Key trends in the retirement plan business were the subject of a recent webinar hosted by Vestwell, a digital retirement platform. Although looking at 401(k)s in particular, the group of industry experts saw ways the advisory industry will keep expanding and changing, especially in retirement plan area.
Here are four highlights of the session:
1. Pooled employer plans will gain traction.
About 50 entities have filed to roll out pooled employer plans or PEPs, which through the SECURE Act, allows smaller employers to group together to form a 401(k), though these efforts are in the early stages.
Fidelity recently said it was planning a PEP for the smaller firm market, said Fred Barstein, founder and editor-in-chief of 401k TV. “This [can be] the most dramatic change and an opportunity for retirement plan advisors,” Barstein said. “Or not.”
Advisors should understand these products could help their business clients because they could limit fiduciary liability and lower costs. “Advisors should be looking at these as they could be a game changer, a Retirement 3.0 — 2.0 being the Pension Protection Act of 2006,” Barstein said.
David Stofer, Mariner Retirement Advisors founder & president, agreed, stating that this is a great product for small-business clients, those that don’t have a separate human resources department but want to do something for their employees at a fair cost.
It also helps the advisor, he said, as “[they] can finally be more scalable because you can’t give a custom solution to 75 $2 million plans. It just doesn’t work.”
2. The Biden administration could shake things up.
Three areas where the Biden administration could make retirement plan changes are 1) relaxing rules to allow environmental, social and governance products into retirement plans without Labor Department hurdles, 2) tax rebates and 3) allowing student loan repayment options within retirement plans, said Aaron Schumm, founder and CEO of Vestwell.
Barstein agreed that Labor’s ESG rule will be reversed “right away,” and it’s possible it will become “the default option” for funds. He added that as “retirement seems to be one of the few bipartisan areas” for Congress, he sees passage of some type of bill that mandates more than auto-enrollment and auto-escalation in 401(k)s.

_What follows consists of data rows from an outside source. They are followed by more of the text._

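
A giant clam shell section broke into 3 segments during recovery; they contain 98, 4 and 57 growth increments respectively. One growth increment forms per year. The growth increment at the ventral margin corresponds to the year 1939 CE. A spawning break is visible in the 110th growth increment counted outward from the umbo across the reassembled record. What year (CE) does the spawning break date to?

1890 CE

Total growth increments = 98 + 4 + 57 = 159.
Between growth increment 110 and the ventral margin there are 159 − 110 = 49 growth increments.
1939 − 49 = 1890 CE.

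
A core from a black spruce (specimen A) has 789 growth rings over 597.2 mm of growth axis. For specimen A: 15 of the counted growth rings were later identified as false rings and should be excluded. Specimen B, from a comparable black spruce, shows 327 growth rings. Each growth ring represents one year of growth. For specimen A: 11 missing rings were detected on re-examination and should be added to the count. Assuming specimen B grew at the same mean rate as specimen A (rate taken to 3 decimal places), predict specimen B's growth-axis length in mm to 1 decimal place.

248.8 mm

Specimen A: after corrections the count is 789 − 15 + 11 = 785 growth rings.
A: 597.2 mm over 785 years gives 597.2 / 785 ≈ 0.761 mm/yr.
Length of B = 0.761 × 327 = 248.8 mm.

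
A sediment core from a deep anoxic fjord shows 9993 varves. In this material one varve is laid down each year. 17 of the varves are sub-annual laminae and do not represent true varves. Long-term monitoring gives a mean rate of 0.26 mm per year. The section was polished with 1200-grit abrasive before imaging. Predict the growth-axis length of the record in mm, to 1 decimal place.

2593.8 mm

Correcting the raw count gives 9993 − 17 = 9976 true varves.
Predicted length = 0.26 mm/year × 9976 years = 2593.8 mm.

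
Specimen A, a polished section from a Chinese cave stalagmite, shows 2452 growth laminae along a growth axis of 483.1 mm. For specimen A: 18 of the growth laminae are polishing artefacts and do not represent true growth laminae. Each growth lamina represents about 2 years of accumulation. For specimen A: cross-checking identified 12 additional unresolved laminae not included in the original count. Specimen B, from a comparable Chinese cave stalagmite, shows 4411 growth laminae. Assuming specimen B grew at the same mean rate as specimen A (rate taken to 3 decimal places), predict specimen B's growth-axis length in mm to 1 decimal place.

873.4 mm

Specimen A: correcting the raw count gives 2452 − 18 + 12 = 2446 true growth laminae.
Specimen A: 2446 growth laminae at 2 years each span 2446 × 2 = 4892 years.
A: Mean rate = 483.1 mm / 4892 years ≈ 0.099 mm/year.
Specimen B: 4411 growth laminae at 2 years each span 4411 × 2 = 8822 years. B's length ≈ 0.099 × 8822 = 873.4 mm.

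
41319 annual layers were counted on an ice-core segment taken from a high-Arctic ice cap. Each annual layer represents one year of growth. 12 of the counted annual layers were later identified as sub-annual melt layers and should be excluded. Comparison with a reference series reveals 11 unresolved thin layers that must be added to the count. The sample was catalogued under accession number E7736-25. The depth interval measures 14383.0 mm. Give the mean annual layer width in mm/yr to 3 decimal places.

0.348 mm/yr

Correcting the raw count gives 41319 − 12 + 11 = 41318 true annual layers.
Mean rate = 14383.0 mm / 41318 years ≈ 0.348 mm/yr.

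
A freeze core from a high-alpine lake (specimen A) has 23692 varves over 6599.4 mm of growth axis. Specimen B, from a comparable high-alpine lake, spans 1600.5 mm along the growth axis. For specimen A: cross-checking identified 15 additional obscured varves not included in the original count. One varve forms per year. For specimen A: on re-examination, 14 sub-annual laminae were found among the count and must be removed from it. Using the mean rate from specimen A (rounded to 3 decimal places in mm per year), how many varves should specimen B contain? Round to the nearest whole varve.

Specimen A: adjusted count: 23692 − 14 + 15 = 23693 varves.
A: Extension rate ≈ 6599.4 / 23693 = 0.279 mm/year.
For B, 1600.5 / 0.279 = 5736.56 years ≈ 5737 varves.

5737 varves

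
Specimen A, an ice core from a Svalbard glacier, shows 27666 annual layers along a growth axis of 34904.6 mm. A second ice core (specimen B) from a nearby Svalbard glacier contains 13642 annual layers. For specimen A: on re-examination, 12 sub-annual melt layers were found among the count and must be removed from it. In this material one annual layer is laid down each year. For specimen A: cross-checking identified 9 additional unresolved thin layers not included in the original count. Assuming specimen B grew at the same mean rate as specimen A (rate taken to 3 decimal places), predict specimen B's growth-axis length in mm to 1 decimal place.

Specimen A: after corrections the count is 27666 − 12 + 9 = 27663 annual layers.
A: 34904.6 mm over 27663 years gives 34904.6 / 27663 ≈ 1.262 mm per year.
B's length ≈ 1.262 × 13642 = 17216.2 mm.

17216.2 mm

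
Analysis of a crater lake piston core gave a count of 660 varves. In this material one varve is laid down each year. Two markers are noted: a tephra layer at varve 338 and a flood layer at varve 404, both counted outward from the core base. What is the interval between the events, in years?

The two markers are separated by 404 − 338 = 66 varves.
At one varve per year, 66 years elapsed between them.

66 yr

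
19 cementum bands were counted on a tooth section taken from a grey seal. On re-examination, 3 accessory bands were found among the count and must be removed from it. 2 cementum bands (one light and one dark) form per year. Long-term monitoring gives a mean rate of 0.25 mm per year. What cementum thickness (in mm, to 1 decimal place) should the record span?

Adjusted count: 19 − 3 = 16 cementum bands.
Dividing by 2 cementum bands per year: 16 / 2 = 8 years.
8 years at 0.25 mm/year gives 0.25 × 8 = 2.0 mm.

2.0 mm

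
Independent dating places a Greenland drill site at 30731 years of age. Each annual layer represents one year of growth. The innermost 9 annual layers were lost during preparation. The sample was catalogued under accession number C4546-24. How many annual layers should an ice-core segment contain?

30722 annual layers

Expected annual layers over 30731 years: 30731.
30731 − 9 missed = 30722 annual layers expected in the prepared section.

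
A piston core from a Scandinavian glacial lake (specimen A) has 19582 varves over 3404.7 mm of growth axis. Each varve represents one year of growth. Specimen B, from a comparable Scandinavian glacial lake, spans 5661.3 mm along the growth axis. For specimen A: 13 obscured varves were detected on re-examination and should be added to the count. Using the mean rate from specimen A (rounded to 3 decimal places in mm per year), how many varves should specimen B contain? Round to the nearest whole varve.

Specimen A: correcting the raw count gives 19582 + 13 = 19595 true varves.
A: Extension rate ≈ 3404.7 / 19595 = 0.174 mm/yr.
Specimen B: 5661.3 mm / 0.174 mm per year = 32536.21 years ≈ 32536 varves.

32536 varves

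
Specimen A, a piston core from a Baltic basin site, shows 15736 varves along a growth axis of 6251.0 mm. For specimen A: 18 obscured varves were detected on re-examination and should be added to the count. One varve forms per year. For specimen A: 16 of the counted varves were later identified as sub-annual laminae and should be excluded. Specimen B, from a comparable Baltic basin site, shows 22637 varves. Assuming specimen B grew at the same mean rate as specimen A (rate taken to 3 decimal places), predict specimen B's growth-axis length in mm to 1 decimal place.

8986.9 mm

Specimen A: true varve count = 15736 − 16 + 18 = 15738.
A: 6251.0 mm over 15738 years gives 6251.0 / 15738 ≈ 0.397 mm/yr.
B's length ≈ 0.397 × 22637 = 8986.9 mm.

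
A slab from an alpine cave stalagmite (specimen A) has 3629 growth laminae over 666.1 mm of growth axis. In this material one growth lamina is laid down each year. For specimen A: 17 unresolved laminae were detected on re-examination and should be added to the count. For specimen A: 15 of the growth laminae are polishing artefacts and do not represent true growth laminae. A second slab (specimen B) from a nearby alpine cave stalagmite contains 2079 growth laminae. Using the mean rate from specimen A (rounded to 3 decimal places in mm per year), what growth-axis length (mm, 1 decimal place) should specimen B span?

Specimen A: after corrections the count is 3629 − 15 + 17 = 3631 growth laminae.
A: 666.1 mm over 3631 years gives 666.1 / 3631 ≈ 0.183 mm per year.
B's length ≈ 0.183 × 2079 = 380.5 mm.

380.5 mm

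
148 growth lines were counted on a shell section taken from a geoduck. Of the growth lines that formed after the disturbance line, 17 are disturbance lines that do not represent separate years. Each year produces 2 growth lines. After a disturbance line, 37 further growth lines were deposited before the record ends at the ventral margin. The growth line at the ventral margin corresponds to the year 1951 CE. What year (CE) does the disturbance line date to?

1941 CE

37 growth lines post-date the disturbance line.
Excluding 17 false growth lines: 37 − 17 = 20.
Dividing by 2 growth lines per year: 20 / 2 = 10 years.
Counting back 10 years from 1951 CE places the disturbance line in 1951 − 10 = 1941 CE.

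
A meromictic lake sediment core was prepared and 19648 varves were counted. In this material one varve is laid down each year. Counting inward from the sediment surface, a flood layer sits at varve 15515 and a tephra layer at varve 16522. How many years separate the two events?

1007 years

Separation: 16522 − 15515 = 1007 varves.
At one varve per year, 1007 years elapsed between them.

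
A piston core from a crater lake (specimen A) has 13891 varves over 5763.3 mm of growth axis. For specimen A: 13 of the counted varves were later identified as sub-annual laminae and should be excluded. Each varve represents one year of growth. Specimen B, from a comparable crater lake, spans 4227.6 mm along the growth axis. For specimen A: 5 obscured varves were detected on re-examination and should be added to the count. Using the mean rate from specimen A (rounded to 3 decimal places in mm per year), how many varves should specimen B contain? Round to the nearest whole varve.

10187 varves

Specimen A: correcting the raw count gives 13891 − 13 + 5 = 13883 true varves.
A: 5763.3 mm over 13883 years gives 5763.3 / 13883 ≈ 0.415 mm/year.
For B, 4227.6 / 0.415 = 10186.99 years ≈ 10187 varves.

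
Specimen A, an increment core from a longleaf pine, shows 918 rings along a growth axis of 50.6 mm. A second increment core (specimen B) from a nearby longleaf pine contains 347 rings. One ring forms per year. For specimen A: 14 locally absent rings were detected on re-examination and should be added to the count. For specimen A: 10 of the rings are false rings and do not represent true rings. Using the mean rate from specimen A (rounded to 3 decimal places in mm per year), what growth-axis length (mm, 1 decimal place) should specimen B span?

19.1 mm

Specimen A: adjusted count: 918 − 10 + 14 = 922 rings.
A: Extension rate ≈ 50.6 / 922 = 0.055 mm/yr.
Length of B = 0.055 × 347 = 19.1 mm.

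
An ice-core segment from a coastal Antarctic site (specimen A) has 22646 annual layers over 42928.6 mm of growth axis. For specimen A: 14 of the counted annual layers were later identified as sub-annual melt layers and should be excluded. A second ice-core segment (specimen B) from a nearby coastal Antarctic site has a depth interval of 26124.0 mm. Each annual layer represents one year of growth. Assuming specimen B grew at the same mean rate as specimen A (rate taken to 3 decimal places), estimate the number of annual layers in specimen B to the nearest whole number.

13771 annual layers

Specimen A: true annual layer count = 22646 − 14 = 22632.
A: Extension rate ≈ 42928.6 / 22632 = 1.897 mm/yr.
Specimen B: 26124.0 mm / 1.897 mm per year = 13771.22 years ≈ 13771 annual layers.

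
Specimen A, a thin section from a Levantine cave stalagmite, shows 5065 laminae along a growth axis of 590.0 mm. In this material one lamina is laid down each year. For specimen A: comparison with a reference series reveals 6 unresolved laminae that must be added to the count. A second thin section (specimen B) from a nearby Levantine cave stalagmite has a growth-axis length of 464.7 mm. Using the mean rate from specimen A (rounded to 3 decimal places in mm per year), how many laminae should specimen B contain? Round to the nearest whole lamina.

4006 laminae

Specimen A: correcting the raw count gives 5065 + 6 = 5071 true laminae.
A: Mean rate = 590.0 mm / 5071 years ≈ 0.116 mm/year.
For B, 464.7 / 0.116 = 4006.03 years ≈ 4006 laminae.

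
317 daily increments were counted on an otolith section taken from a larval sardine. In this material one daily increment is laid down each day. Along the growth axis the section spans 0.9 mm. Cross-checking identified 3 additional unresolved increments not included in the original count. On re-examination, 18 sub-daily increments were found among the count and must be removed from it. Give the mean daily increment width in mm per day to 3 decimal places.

0.003 mm per day

After corrections the count is 317 − 18 + 3 = 302 daily increments.
Extension rate ≈ 0.9 / 302 = 0.003 mm per day.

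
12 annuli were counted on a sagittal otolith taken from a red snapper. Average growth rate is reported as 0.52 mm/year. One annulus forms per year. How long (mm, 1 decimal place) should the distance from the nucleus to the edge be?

6.2 mm

The record spans 12 years at 0.52 mm per year.
Predicted length = 0.52 mm/year × 12 years = 6.2 mm.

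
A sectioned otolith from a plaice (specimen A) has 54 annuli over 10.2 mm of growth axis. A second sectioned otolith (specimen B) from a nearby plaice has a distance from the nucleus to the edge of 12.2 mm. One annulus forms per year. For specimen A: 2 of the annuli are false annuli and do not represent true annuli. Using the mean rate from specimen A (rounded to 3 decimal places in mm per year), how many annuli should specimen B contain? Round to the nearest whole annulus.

Specimen A: after corrections the count is 54 − 2 = 52 annuli.
A: Extension rate ≈ 10.2 / 52 = 0.196 mm/yr.
For B, 12.2 / 0.196 = 62.24 years ≈ 62 annuli.

62 annuli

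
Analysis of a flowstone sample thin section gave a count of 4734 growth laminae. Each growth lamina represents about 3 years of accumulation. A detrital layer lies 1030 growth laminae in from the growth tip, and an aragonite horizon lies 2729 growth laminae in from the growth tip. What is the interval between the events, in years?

The two markers are separated by 2729 − 1030 = 1699 growth laminae.
Multiplying by 3 years per growth lamina: 1699 × 3 = 5097 years.

5097 years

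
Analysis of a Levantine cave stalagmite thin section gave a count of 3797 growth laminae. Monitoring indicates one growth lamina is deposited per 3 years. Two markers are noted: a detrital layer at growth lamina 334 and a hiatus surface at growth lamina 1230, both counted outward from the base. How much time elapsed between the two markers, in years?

2688 years

Separation: 1230 − 334 = 896 growth laminae.
Multiplying by 3 years per growth lamina: 896 × 3 = 2688 years.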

“We’re starting to see rumblings that [changes will] focus on the decumulation phase … there’s a proposal out there that [a certain] percent of your outbalance goes into some sort of annuitization,” he said.
3. Managed accounts will continue to grow.
Stofer said that when they did presentations to employers and employees, only 25% of the questions focused on the 401(k), while the rest asked about individual issues, such as how to pay down a credit card or a student loan.
“We charge an additional fee for education [and clients] bought into that,” he said. “It is now being offered through the financial wellness and there’s a separate fee for that additional service.”
Stofer also believes managed accounts will continue to grow. “One reason managed accounts are becoming more popular is it is a way to provide advice and education to the participants, even though it’s not as much about managing the money,” he said.
A Vestwell survey found that one in four advisors plan to offer managed accounts this year. Schumm noted that “it is a way to incorporate a more personal advice solution aside from your traditional target date offerings.”
He added that there were a some reasons managed account acceptance has been slow: Technology incorporation was weak, which made the accounts “cost prohibitive.”
This is changing, he says, and it’s a “much easier conversation” for an advisor “to take someone from a target date plan and roll them out to a personal wealth account over time.”
He thinks this is a “good thing, and that it kind of starts to meld the world of wealth and retirement together a little bit more.”
4. Decumulation options will be part of retirement plans.
Decumulation, especially with an aging population, will grow in importance, Stofer said.
“[Although] 401(k)s have been successful and people are saving money, as an industry, we haven’t done a great job of helping people on the spend down,” he said, adding that the decumulation side of retirement savings is “every bit as important as the accumulation.”
When asked about annuity products, he said they have a bad rap because some are bad but many have been sold wrong. “There are some good solutions out there if properly sold,” he said.
Schumm agreed. “Being able to incorporate that from kind of a soft landing managed outcome to a guaranteed income type structure in someone’s career has not really been nailed yet,” he said. “[But] there’s a lot of people working on it. A lot of people talking about it.”